Vancouver Fashion Week (VFW) showcases talent from around the world and this year's Spring/Summer 2015 showcase is the same. The event kicks off at the Queen Elizabeth Plaza, with a schedule that includes 70+ designers from 25 different countries.
Shravan Kumar from Hyderabad showcased his collection at the previous VFW and is going to be returning for his second season. “He got an overwhelming response from models and the audience (last season),” said VFW producer Jamal Abdourahman, adding that Shravan Kumar received a standing ovation after his showcase. “His collection is amazing,” said Abdourahman. “The style and design — (it’s) beautifully, beautifully made of some of the best fabrics in India.” And according to Abdourahman, Kumar also has a “huge social aspect to what he does,” with a not-for-profit organisation that helps women in India’s rural communities.
In an interview to Vancouver Desi, the designer amongst other things mentioned about his inspirations and process.
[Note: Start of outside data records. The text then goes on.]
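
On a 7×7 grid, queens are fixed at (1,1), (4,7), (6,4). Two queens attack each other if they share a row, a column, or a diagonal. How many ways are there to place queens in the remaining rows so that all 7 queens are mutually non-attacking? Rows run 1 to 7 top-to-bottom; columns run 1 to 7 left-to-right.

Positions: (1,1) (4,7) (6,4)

1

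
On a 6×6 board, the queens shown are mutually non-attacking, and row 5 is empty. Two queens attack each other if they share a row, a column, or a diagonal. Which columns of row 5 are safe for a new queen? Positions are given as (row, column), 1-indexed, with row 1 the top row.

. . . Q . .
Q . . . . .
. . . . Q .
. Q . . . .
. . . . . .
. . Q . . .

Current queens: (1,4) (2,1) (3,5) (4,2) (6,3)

(1,4) attacks row 5 at column 4.
(2,1) attacks row 5 at column 1 and diagonals 4.
(3,5) attacks row 5 at column 5 and diagonals 3.
(4,2) attacks row 5 at column 2 and diagonals 1, 3.
(6,3) attacks row 5 at column 3 and diagonals 2, 4.
Attacked columns: {1, 2, 3, 4, 5}. Safe: {6}.

columns 6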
An excerpt from the interview,
Question: From where do you get your inspiration for your clothing and designs?
Answer: Every day, at my desk, I spend most of my time creating designs, looking at colours, to catch a certain rhythm, a tone of voice, a slant of light. I have always been in love with art, design, fashion, weaves and the many variations that they create. As a designer, I have always wanted to explore and expand beyond the repertoire of indigenous designs and always thought of making something with a marked difference.
I think about the struggle that the weavers went through to create such beautiful patterns and you know they basically used whatever they found for materials for their warp. They found tree limbs and they built looms and they found blankets that they unravelled to get colours and they found bugs and plants to make different colours for their weavings. And it’s just incredible what they came up with — what a beautiful legacy they left behind. What a beautiful gift they gave us.
You just wish you knew who they were and what their names were and what part of the reservation they lived in. It’s such an inspiration. There is so much I can share on inspiration — everything around me, from the smallest leaf as it drops from a tree to the tallest building on a stormy day, from a flame in a fire to the swell of the Irish Sea; the support my family and my team gives me and by the warmth they show, by the accolades and acceptance of your work, by the great results when you experiment with fabrics, colours and weaves, by the epics, the architecture and the Indian culture — everything inspires me. This is my calling.
I put all my hopes and dreams into my work. I put my heart and soul into my work. I look at one of the pieces I have done a long time ago and I know exactly what was happening in my life because the fabric will tell me what was happening to me at that point. You can just see the whole history of my life in my work. When you see my designs and weaving, you see me and what inspires me. And when you see me, you see my designs and weaving. We are one and the same.
Question: Do you think there is an appreciation for Indian fashion in the Western world?
Answer: There is so much press around an appreciation for Indian fashion in the Western world. The use of natural materials is the biggest trend to have emerged over the past five years and it now has a global demand. Western celebrities and non-celebrities alike have always been obsessed with our saris, jewelry, bindis and henna ‘tattoos.’ We have such a selection of weaves, textures, embroideries and textiles — that it’s hard not to fall in love with our fashion.
Today, India has a quite strong foothold in the global fashion industry — be it our designers, textiles or saris. Not only are our designers a hit at international fashion weeks and a go-to for celebrities at red carpet events; our clothes and culture is an inspiration to many designers internationally. Indian designers are striking on the international fashion arena with incomparable, unique age-old treasures of weaves, embroideries, various fabrics and vibrant colours by combining innovation, creativity, unique styles and comfort. Indian fashion’s influence on world runways has finally become prominent enough to be dismissed by even the most fashionably cynical.
The Indian kurti for example, is positively revelling in its global fashion limelight. Even Hermes launched a sari line to try and tap into the Indian market in 2011. I think the world is ready to embrace ‘Brand India.’